Yuu thought about it a moment, then answered, “No, I’m with my ‘spouse,’ so I’m not scared.”
We sat down next to each other in a small space next to the grave. I rummaged around in the backpack with the flashlight and brought out a large piece of cloth and a candle I’d found in the attic. I also took out a sex education book that I’d borrowed from the library.
“What’s that book?”
“It tells you how to do sex. I borrowed it from the library.”
“Oh.”
When I took out a mosquito coil, Yuu said in surprise, “You’re well prepared, aren’t you!”
I placed the candle and the mosquito coil next to each other and lit them with a match. In the dim light, I could finally kind of see Yuu’s face. We took our shoes off and stood on the cloth.
“It’s a bit like playing house,” Yuu muttered.

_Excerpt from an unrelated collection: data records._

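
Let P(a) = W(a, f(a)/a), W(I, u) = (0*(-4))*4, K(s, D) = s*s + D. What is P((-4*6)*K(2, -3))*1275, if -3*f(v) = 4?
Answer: 0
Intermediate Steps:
f(v) = -4/3 (f(v) = -⅓*4 = -4/3)
K(s, D) = D + s² (K(s, D) = s² + D = D + s²)
W(I, u) = 0 (W(I, u) = 0*4 = 0)
P(a) = 0
P((-4*6)*K(2, -3))*1275 = 0*1275 = 0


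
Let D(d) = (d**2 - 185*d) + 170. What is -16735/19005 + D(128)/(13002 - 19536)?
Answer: 869438/4139289 ≈ 0.21005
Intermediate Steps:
D(d) = 170 + d**2 - 185*d
-16735/19005 + D(128)/(13002 - 19536) = -16735/19005 + (170 + 128**2 - 185*128)/(13002 - 19536) = -16735*1/19005 + (170 + 16384 - 23680)/(-6534) = -3347/3801 - 7126*(-1/6534) = -3347/3801 + 3563/3267 = 869438/4139289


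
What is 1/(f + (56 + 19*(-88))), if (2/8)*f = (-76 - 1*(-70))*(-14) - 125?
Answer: -1/1780 ≈ -0.00056180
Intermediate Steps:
f = -164 (f = 4*((-76 - 1*(-70))*(-14) - 125) = 4*((-76 + 70)*(-14) - 125) = 4*(-6*(-14) - 125) = 4*(84 - 125) = 4*(-41) = -164)
1/(f + (56 + 19*(-88))) = 1/(-164 + (56 + 19*(-88))) = 1/(-164 + (56 - 1672)) = 1/(-164 - 1616) = 1/(-1780) = -1/1780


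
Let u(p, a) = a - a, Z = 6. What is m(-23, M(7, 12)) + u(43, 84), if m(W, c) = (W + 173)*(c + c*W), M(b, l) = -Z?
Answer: 19800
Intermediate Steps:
M(b, l) = -6 (M(b, l) = -1*6 = -6)
u(p, a) = 0
m(W, c) = (173 + W)*(c + W*c)
m(-23, M(7, 12)) + u(43, 84) = -6*(173 + (-23)**2 + 174*(-23)) + 0 = -6*(173 + 529 - 4002) + 0 = -6*(-3300) + 0 = 19800 + 0 = 19800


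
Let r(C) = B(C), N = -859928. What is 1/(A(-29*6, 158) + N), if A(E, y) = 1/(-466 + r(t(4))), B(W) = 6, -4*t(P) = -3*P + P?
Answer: -460/395566881 ≈ -1.1629e-6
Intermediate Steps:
t(P) = P/2 (t(P) = -(-3*P + P)/4 = -(-1)*P/2 = P/2)
r(C) = 6
A(E, y) = -1/460 (A(E, y) = 1/(-466 + 6) = 1/(-460) = -1/460)
1/(A(-29*6, 158) + N) = 1/(-1/460 - 859928) = 1/(-395566881/460) = -460/395566881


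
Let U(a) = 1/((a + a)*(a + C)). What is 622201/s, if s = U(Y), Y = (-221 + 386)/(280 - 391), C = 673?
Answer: -1700512665060/1369 ≈ -1.2422e+9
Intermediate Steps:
Y = -55/37 (Y = 165/(-111) = 165*(-1/111) = -55/37 ≈ -1.4865)
U(a) = 1/(2*a*(673 + a)) (U(a) = 1/((a + a)*(a + 673)) = 1/((2*a)*(673 + a)) = 1/(2*a*(673 + a)))
s = -1369/2733060 (s = 1/(2*(-55/37)*(673 - 55/37)) = (½)*(-37/55)/(24846/37) = (½)*(-37/55)*(37/24846) = -1369/2733060 ≈ -0.00050090)
622201/s = 622201/(-1369/2733060) = 622201*(-2733060/1369) = -1700512665060/1369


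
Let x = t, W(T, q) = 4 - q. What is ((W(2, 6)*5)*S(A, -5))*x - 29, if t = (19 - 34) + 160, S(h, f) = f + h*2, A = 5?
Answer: -7279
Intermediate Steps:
S(h, f) = f + 2*h
t = 145 (t = -15 + 160 = 145)
x = 145
((W(2, 6)*5)*S(A, -5))*x - 29 = (((4 - 1*6)*5)*(-5 + 2*5))*145 - 29 = (((4 - 6)*5)*(-5 + 10))*145 - 29 = (-2*5*5)*145 - 29 = -10*5*145 - 29 = -50*145 - 29 = -7250 - 29 = -7279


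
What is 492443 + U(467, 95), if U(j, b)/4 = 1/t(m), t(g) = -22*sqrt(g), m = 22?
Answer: 492443 - sqrt(22)/121 ≈ 4.9244e+5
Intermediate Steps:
U(j, b) = -sqrt(22)/121 (U(j, b) = 4/((-22*sqrt(22))) = 4*(-sqrt(22)/484) = -sqrt(22)/121)
492443 + U(467, 95) = 492443 - sqrt(22)/121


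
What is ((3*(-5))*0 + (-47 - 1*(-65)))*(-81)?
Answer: -1458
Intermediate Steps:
((3*(-5))*0 + (-47 - 1*(-65)))*(-81) = (-15*0 + (-47 + 65))*(-81) = (0 + 18)*(-81) = 18*(-81) = -1458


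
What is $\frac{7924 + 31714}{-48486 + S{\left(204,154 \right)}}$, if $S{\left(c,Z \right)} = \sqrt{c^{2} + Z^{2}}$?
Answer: $- \frac{480472017}{587706716} - \frac{19819 \sqrt{16333}}{587706716} \approx -0.82185$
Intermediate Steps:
$S{\left(c,Z \right)} = \sqrt{Z^{2} + c^{2}}$
$\frac{7924 + 31714}{-48486 + S{\left(204,154 \right)}} = \frac{7924 + 31714}{-48486 + \sqrt{154^{2} + 204^{2}}} = \frac{39638}{-48486 + \sqrt{23716 + 41616}} = \frac{39638}{-48486 + \sqrt{65332}} = \frac{39638}{-48486 + 2 \sqrt{16333}}$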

“Yuu, I get the feeling I’m the alien. I want to touch you with my whole body, except my mouth.”
“Why not your mouth?”
“Well, you see, my mouth was destroyed recently. So I can’t taste anything, and it doesn’t belong to me anymore. But everywhere else is still okay. My hands and feet and belly button are all still mine, so I want to touch you with them.”
“Okay.”
He was used to me saying weird things. He meekly assented without asking anything more about my mouth.

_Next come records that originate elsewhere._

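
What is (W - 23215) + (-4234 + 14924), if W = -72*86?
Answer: -18717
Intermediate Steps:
W = -6192
(W - 23215) + (-4234 + 14924) = (-6192 - 23215) + (-4234 + 14924) = -29407 + 10690 = -18717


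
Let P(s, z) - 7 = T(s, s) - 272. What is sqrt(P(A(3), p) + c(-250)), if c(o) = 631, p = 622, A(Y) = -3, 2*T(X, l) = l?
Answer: 27*sqrt(2)/2 ≈ 19.092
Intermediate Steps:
T(X, l) = l/2
P(s, z) = -265 + s/2 (P(s, z) = 7 + (s/2 - 272) = 7 + (-272 + s/2) = -265 + s/2)
sqrt(P(A(3), p) + c(-250)) = sqrt((-265 + (1/2)*(-3)) + 631) = sqrt((-265 - 3/2) + 631) = sqrt(-533/2 + 631) = sqrt(729/2) = 27*sqrt(2)/2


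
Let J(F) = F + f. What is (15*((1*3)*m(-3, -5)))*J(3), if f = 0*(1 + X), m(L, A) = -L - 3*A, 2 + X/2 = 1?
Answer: 2430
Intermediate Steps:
X = -2 (X = -4 + 2*1 = -4 + 2 = -2)
f = 0 (f = 0*(1 - 2) = 0*(-1) = 0)
J(F) = F (J(F) = F + 0 = F)
(15*((1*3)*m(-3, -5)))*J(3) = (15*((1*3)*(-1*(-3) - 3*(-5))))*3 = (15*(3*(3 + 15)))*3 = (15*(3*18))*3 = (15*54)*3 = 810*3 = 2430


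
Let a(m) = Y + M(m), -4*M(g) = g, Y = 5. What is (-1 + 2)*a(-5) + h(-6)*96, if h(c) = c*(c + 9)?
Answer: -6887/4 ≈ -1721.8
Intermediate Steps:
M(g) = -g/4
h(c) = c*(9 + c)
a(m) = 5 - m/4
(-1 + 2)*a(-5) + h(-6)*96 = (-1 + 2)*(5 - ¼*(-5)) - 6*(9 - 6)*96 = 1*(5 + 5/4) - 6*3*96 = 1*(25/4) - 18*96 = 25/4 - 1728 = -6887/4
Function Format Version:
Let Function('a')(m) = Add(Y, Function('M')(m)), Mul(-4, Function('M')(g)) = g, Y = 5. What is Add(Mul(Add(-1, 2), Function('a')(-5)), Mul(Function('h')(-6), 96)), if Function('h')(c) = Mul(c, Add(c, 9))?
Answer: Rational(-6887, 4) ≈ -1721.8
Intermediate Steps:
Function('M')(g) = Mul(Rational(-1, 4), g)
Function('h')(c) = Mul(c, Add(9, c))
Function('a')(m) = Add(5, Mul(Rational(-1, 4), m))
Add(Mul(Add(-1, 2), Function('a')(-5)), Mul(Function('h')(-6), 96)) = Add(Mul(Add(-1, 2), Add(5, Mul(Rational(-1, 4), -5))), Mul(Mul(-6, Add(9, -6)), 96)) = Add(Mul(1, Add(5, Rational(5, 4))), Mul(Mul(-6, 3), 96)) = Add(Mul(1, Rational(25, 4)), Mul(-18, 96)) = Add(Rational(25, 4), -1728) = Rational(-6887, 4)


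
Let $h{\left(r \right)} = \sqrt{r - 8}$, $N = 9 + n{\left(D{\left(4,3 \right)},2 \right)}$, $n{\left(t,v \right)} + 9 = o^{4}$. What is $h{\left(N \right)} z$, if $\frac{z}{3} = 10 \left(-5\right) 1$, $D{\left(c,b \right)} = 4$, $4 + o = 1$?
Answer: $- 150 \sqrt{73} \approx -1281.6$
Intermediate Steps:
$o = -3$ ($o = -4 + 1 = -3$)
$n{\left(t,v \right)} = 72$ ($n{\left(t,v \right)} = -9 + \left(-3\right)^{4} = -9 + 81 = 72$)
$N = 81$ ($N = 9 + 72 = 81$)
$h{\left(r \right)} = \sqrt{-8 + r}$
$z = -150$ ($z = 3 \cdot 10 \left(-5\right) 1 = 3 \left(\left(-50\right) 1\right) = 3 \left(-50\right) = -150$)
$h{\left(N \right)} z = \sqrt{-8 + 81} \left(-150\right) = \sqrt{73} \left(-150\right) = - 150 \sqrt{73}$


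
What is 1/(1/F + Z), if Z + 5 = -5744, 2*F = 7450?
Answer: -3725/21415024 ≈ -0.00017394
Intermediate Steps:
F = 3725 (F = (1/2)*7450 = 3725)
Z = -5749 (Z = -5 - 5744 = -5749)
1/(1/F + Z) = 1/(1/3725 - 5749) = 1/(-21415024/3725) = -3725/21415024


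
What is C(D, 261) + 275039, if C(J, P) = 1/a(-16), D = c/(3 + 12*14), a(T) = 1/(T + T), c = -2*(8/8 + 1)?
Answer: 275007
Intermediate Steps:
c = -4 (c = -2*(8*(⅛) + 1) = -2*(1 + 1) = -2*2 = -4)
a(T) = 1/(2*T)
D = -4/171 (D = -4/(3 + 12*14) = -4/(3 + 168) = -4/171 ≈ -0.023392)
C(J, P) = -32 (C(J, P) = 1/((½)/(-16)) = 1/((½)*(-1/16)) = 1/(-1/32) = -32)
C(D, 261) + 275039 = -32 + 275039 = 275007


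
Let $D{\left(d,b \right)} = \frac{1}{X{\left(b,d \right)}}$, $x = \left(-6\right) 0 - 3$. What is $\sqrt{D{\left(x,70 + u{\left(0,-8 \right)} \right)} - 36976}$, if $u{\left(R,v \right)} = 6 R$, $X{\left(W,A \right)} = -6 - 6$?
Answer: $\frac{i \sqrt{1331139}}{6} \approx 192.29 i$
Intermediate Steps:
$X{\left(W,A \right)} = -12$
$x = -3$ ($x = 0 - 3 = -3$)
$D{\left(d,b \right)} = - \frac{1}{12}$ ($D{\left(d,b \right)} = \frac{1}{-12} = - \frac{1}{12}$)
$\sqrt{D{\left(x,70 + u{\left(0,-8 \right)} \right)} - 36976} = \sqrt{- \frac{1}{12} - 36976} = \sqrt{- \frac{443713}{12}} = \frac{i \sqrt{1331139}}{6}$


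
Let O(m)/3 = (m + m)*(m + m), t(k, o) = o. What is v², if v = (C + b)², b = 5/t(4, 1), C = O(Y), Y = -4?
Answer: 1506138481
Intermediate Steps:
O(m) = 12*m² (O(m) = 3*((m + m)*(m + m)) = 3*((2*m)*(2*m)) = 3*(4*m²) = 12*m²)
C = 192 (C = 12*(-4)² = 12*16 = 192)
b = 5 (b = 5/1 = 5*1 = 5)
v = 38809 (v = (192 + 5)² = 197² = 38809)
v² = 38809² = 1506138481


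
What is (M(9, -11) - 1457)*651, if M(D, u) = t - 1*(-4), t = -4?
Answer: -948507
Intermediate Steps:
M(D, u) = 0 (M(D, u) = -4 - 1*(-4) = -4 + 4 = 0)
(M(9, -11) - 1457)*651 = (0 - 1457)*651 = -1457*651 = -948507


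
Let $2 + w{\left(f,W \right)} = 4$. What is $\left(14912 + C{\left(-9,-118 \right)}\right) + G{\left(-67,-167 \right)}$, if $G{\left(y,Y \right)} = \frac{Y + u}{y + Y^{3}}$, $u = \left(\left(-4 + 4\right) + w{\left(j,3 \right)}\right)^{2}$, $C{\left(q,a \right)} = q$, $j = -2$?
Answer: $\frac{69411169753}{4657530} \approx 14903.0$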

First we tried hugging each other. He smelled of the orange fragrance of the soap in Grandma’s bathroom.
“I want to get closer to you, Yuu.”
I had a vague idea about sex as “getting closer” to each other.
I nuzzled all the exposed skin of my body against him. His skin was soft, like an entirely different creature to the rough hands of Mr. Igasaki, I thought with relief.
“I want to get even closer,” I whispered urgently.
The sounds of insects and frogs was loud enough to drown out my voice. I worried whether Yuu had heard me, but then he responded, “Even though we’re this close already?”